El Concejo de Bogotá, acogiendo los argumentos de la ponencia negativa presentada por el concejal Uribe Turbay, negó en Comisión la propuesta del Alcalde, por considerar que la modificación excepcional constituía un nuevo Plan de Ordenamiento Territorial, lo cual incurría en vicios de legalidad y carecía de sustento técnico y jurídico; de ahí que “decretarlo implicaría una falta disciplinaria, y un abuso de función pública”, señaló Uribe Turbay.

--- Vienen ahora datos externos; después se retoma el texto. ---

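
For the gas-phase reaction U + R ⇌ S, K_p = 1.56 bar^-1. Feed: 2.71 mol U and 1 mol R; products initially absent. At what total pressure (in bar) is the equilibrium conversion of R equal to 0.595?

P = 1.39 bar

Let X = conversion of R (basis 1 mol R); extent of reaction ξ = X.
At extent ξ: n_U = 2.71 − X; n_R = 1 − X; n_S = X.
Total moles n_T = 3.71 − X.
K_p = p_S / (p_U p_R) with p_i = (n_i/n_T)·P.
At X = 0.595: the mole-fraction product g(X) = Π y_i^ν_i = 2.164. Since K_p = g(X)·P^{-1}, P = (g/K_p)^(1/1) = (2.164/1.56)^(1/1) = 1.39 bar.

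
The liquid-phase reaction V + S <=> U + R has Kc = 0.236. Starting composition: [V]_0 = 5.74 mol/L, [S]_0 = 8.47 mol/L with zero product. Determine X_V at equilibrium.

Let X = conversion of V; extent ξ = 5.74·X mol/L.
Concentrations: [V] = 5.74 − 5.74X; [S] = 8.47 − 5.74X; [U] = 5.74X; [R] = 5.74X.
Kc = [U] [R] / ([V] [S]).
Solving Kc = 0.236 for X ∈ (0,1): X = 0.394.

X = 0.394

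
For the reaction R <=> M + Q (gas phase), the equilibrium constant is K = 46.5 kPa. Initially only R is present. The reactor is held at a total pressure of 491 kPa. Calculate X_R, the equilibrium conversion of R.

X = 0.294

Let X = conversion of R (basis 1 mol R); extent of reaction ξ = X.
At extent ξ: n_R = 1 − X; n_M = X; n_Q = X.
n_T = Σnᵢ = 1 + X.
y_i = n_i/n_T, p_i = y_i·P. K = p_M p_Q / (p_R).
Setting this equal to 46.5 kPa and taking the physical root (0 < X < 1) gives X = 0.294.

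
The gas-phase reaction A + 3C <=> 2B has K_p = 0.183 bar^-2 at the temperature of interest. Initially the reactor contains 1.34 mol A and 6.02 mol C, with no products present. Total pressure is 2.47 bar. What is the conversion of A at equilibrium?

X = 0.463

Take 1.34 mol A as basis and let X be its fractional conversion, so ξ = 1.34X.
Mole table: n_A = 1.34 − 1.34X; n_C = 6.02 − 4.02X; n_B = 2.68X.
Summing: n_T = 7.36 − 2.68X.
With p_i = (n_i/n_T)P, K_p = p_B^2 / (p_A p_C^3).
This yields a degree-4 equation in X; solving on (0,1), X = 0.463.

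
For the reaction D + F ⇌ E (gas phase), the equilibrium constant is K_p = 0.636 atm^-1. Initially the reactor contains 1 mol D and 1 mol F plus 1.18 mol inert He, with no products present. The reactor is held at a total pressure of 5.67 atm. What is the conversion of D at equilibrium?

Take 1 mol D as basis and let X be its fractional conversion, so ξ = X.
Moles: n_D = 1 − X; n_F = 1 − X; n_E = X; n_I = 1.18 (inert).
Total moles n_T = 3.18 − X.
With p_i = (n_i/n_T)P, K_p = p_E / (p_D p_F).
Setting this equal to 0.636 atm^-1 and taking the physical root (0 < X < 1) gives X = 0.428.

X = 0.428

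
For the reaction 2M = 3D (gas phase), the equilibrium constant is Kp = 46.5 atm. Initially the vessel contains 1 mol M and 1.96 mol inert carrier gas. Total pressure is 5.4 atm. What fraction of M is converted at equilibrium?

Take 1 mol M as basis and let X be its fractional conversion, so ξ = 0.5X.
At extent ξ: n_M = 1 − X; n_D = 1.5X; n_I = 1.96 (inert).
n_T = Σnᵢ = 2.96 + 0.5X.
Mole fractions y_i = n_i/n_T; Kp = p_D^3 / (p_M^2) with p_i = y_i·P.
This yields a degree-3 equation in X; solving on (0,1), X = 0.769.

X = 0.769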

Explicó que con esta decisión la Administración se autodelega y usurpa funciones que no son de su competencia, generando arbitrariedad, discrecionalidad ilimitada y posible corrupción.

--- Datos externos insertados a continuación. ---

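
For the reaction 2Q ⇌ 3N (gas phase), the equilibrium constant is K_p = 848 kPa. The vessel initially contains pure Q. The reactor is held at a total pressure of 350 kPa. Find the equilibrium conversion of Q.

Take 1 mol Q as basis and let X be its fractional conversion, so ξ = 0.5X.
Species balance: n_Q = 1 − X; n_N = 1.5X.
n_T = Σnᵢ = 1 + 0.5X.
With p_i = (n_i/n_T)P, K_p = p_N^3 / (p_Q^2).
Equating to 848 kPa and solving on 0 < X < 1: X = 0.561.

X = 0.561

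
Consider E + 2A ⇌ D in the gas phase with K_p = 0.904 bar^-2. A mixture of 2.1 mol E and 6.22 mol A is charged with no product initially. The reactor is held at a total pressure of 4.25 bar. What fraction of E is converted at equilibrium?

X = 0.838

Basis: 2.1 mol E initially; let X = conversion of E. Extent ξ = 2.1X.
Species balance: n_E = 2.1 − 2.1X; n_A = 6.22 − 4.2X; n_D = 2.1X.
n_T = Σnᵢ = 8.32 − 4.2X.
With p_i = (n_i/n_T)P, K_p = p_D / (p_E p_A^2).
This yields a degree-3 equation in X; solving on (0,1), X = 0.838.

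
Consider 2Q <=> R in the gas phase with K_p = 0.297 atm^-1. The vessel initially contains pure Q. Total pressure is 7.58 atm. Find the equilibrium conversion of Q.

Take 1 mol Q as basis and let X be its fractional conversion, so ξ = 0.5X.
Moles: n_Q = 1 − X; n_R = 0.5X.
n_T = Σnᵢ = 1 − 0.5X.
y_i = n_i/n_T, p_i = y_i·P. K_p = p_R / (p_Q^2).
Equating to 0.297 atm^-1 and solving on 0 < X < 1: X = 0.684.

X = 0.684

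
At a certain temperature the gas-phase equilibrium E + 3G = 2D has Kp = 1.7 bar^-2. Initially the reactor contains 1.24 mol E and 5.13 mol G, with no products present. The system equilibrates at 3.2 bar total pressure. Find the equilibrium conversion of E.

Let X = conversion of E (basis 1.24 mol E); extent of reaction ξ = 1.24X.
Moles: n_E = 1.24 − 1.24X; n_G = 5.13 − 3.72X; n_D = 2.48X.
Total moles n_T = 6.37 − 2.48X.
y_i = n_i/n_T, p_i = y_i·P. Kp = p_D^2 / (p_E p_G^3).
Substituting and setting equal to 1.7 bar^-2 gives a polynomial in X; the root in (0,1) is X = 0.748.

X = 0.748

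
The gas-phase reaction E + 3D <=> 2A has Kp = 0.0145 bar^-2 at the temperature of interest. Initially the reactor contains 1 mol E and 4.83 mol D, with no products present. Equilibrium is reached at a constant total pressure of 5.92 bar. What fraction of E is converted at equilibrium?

Take 1 mol E as basis and let X be its fractional conversion, so ξ = X.
Moles: n_E = 1 − X; n_D = 4.83 − 3X; n_A = 2X.
Total moles n_T = 5.83 − 2X.
With p_i = (n_i/n_T)P, Kp = p_A^2 / (p_E p_D^3).
Setting this equal to 0.0145 bar^-2 and taking the physical root (0 < X < 1) gives X = 0.388.

X = 0.388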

Según el Concejal el Alcalde desconoce lo que decidió el Concejo e interpreta la ley de Ordenamiento Territorial a su conveniencia, ya que esta solo habilita a los alcaldes a expedir el POT por Decreto cuando el Concejo no adopta una decisión al respecto.

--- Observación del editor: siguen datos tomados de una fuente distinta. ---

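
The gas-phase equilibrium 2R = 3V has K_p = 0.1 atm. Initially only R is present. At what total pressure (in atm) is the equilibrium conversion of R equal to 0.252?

Let X = conversion of R (basis 1 mol R); extent of reaction ξ = 0.5X.
Species balance: n_R = 1 − X; n_V = 1.5X.
n_T = Σnᵢ = 1 + 0.5X.
K_p = p_V^3 / (p_R^2) with p_i = (n_i/n_T)·P.
At X = 0.252: the mole-fraction product g(X) = Π y_i^ν_i = 0.08573. Since K_p = g(X)·P^{1}, P = (K_p/g)^(1/1) = (0.1/0.08573)^(1/1) = 1.17 atm.

P = 1.17 atm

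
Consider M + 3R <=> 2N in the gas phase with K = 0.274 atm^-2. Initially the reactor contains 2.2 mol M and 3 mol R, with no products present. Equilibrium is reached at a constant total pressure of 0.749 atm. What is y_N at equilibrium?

Basis: 3 mol R initially; let X = conversion of R. Extent ξ = X.
At extent ξ: n_M = 2.2 − X; n_R = 3 − 3X; n_N = 2X.
Total moles n_T = 5.2 − 2X.
y_i = n_i/n_T, p_i = y_i·P. K = p_N^2 / (p_M p_R^3).
Equating to 0.274 atm^-2 and solving on 0 < X < 1: X = 0.211.
Then n_N = 0.422, n_T = 4.78, so y_N = 0.088.

y_N = 0.088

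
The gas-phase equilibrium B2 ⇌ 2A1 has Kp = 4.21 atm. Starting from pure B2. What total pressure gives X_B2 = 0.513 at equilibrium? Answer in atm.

P = 2.95 atm

Basis: 1 mol B2 initially; let X = conversion of B2. Extent ξ = X.
At extent ξ: n_B2 = 1 − X; n_A1 = 2X.
n_T = Σnᵢ = 1 + X.
Kp = p_A1^2 / (p_B2) with p_i = (n_i/n_T)·P.
At X = 0.513: the mole-fraction product g(X) = Π y_i^ν_i = 1.429. Since Kp = g(X)·P^{1}, P = (Kp/g)^(1/1) = (4.21/1.429)^(1/1) = 2.95 atm.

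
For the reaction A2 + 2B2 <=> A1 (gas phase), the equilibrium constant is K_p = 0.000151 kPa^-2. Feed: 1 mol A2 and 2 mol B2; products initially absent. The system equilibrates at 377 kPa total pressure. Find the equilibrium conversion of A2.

X = 0.728

Let X = conversion of A2 (basis 1 mol A2); extent of reaction ξ = X.
At extent ξ: n_A2 = 1 − X; n_B2 = 2 − 2X; n_A1 = X.
Total moles n_T = 3 − 2X.
Mole fractions y_i = n_i/n_T; K_p = p_A1 / (p_A2 p_B2^2) with p_i = y_i·P.
Setting this equal to 0.000151 kPa^-2 and taking the physical root (0 < X < 1) gives X = 0.728.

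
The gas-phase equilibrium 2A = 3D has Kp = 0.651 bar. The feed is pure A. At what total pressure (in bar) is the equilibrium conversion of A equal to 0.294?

Basis: 1 mol A initially; let X = conversion of A. Extent ξ = 0.5X.
Moles: n_A = 1 − X; n_D = 1.5X.
Summing: n_T = 1 + 0.5X.
Kp = p_D^3 / (p_A^2) with p_i = (n_i/n_T)·P.
At X = 0.294: the mole-fraction product g(X) = Π y_i^ν_i = 0.15. Since Kp = g(X)·P^{1}, P = (Kp/g)^(1/1) = (0.651/0.15)^(1/1) = 4.34 bar.

P = 4.34 bar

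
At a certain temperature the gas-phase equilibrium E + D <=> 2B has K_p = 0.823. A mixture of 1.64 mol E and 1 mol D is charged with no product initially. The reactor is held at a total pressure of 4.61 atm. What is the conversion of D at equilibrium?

X = 0.394

Basis: 1 mol D initially; let X = conversion of D. Extent ξ = X.
Mole table: n_E = 1.64 − X; n_D = 1 − X; n_B = 2X.
Total moles n_T = 2.64 (Δν = 0, constant).
With p_i = (n_i/n_T)P, K_p = p_B^2 / (p_E p_D).
Equating to 0.823 and solving on 0 < X < 1: X = 0.394.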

Resaltó que “el Alcalde deja 52 compromisos, dentro del articulado por reglamentar, sobre aspectos que deberían estar claramente definidos en la propuesta de la administración, debido a que no se cuenta con estudios técnicos, los cuales debieron realizase previamente. Además, mientras se reglamenta no se dispone de ningún régimen transitorio”.
Además advirtió que sumado a las anteriores irregularidades, en caso de que el Decreto del nuevo POT sea diferente al proyecto que se presentó al Concejo, este también estaría viciado de ilegalidad.
Finalmente señaló que “la actual propuesta elevará los precios de la vivienda de interés prioritario dificultando el acceso a ella”.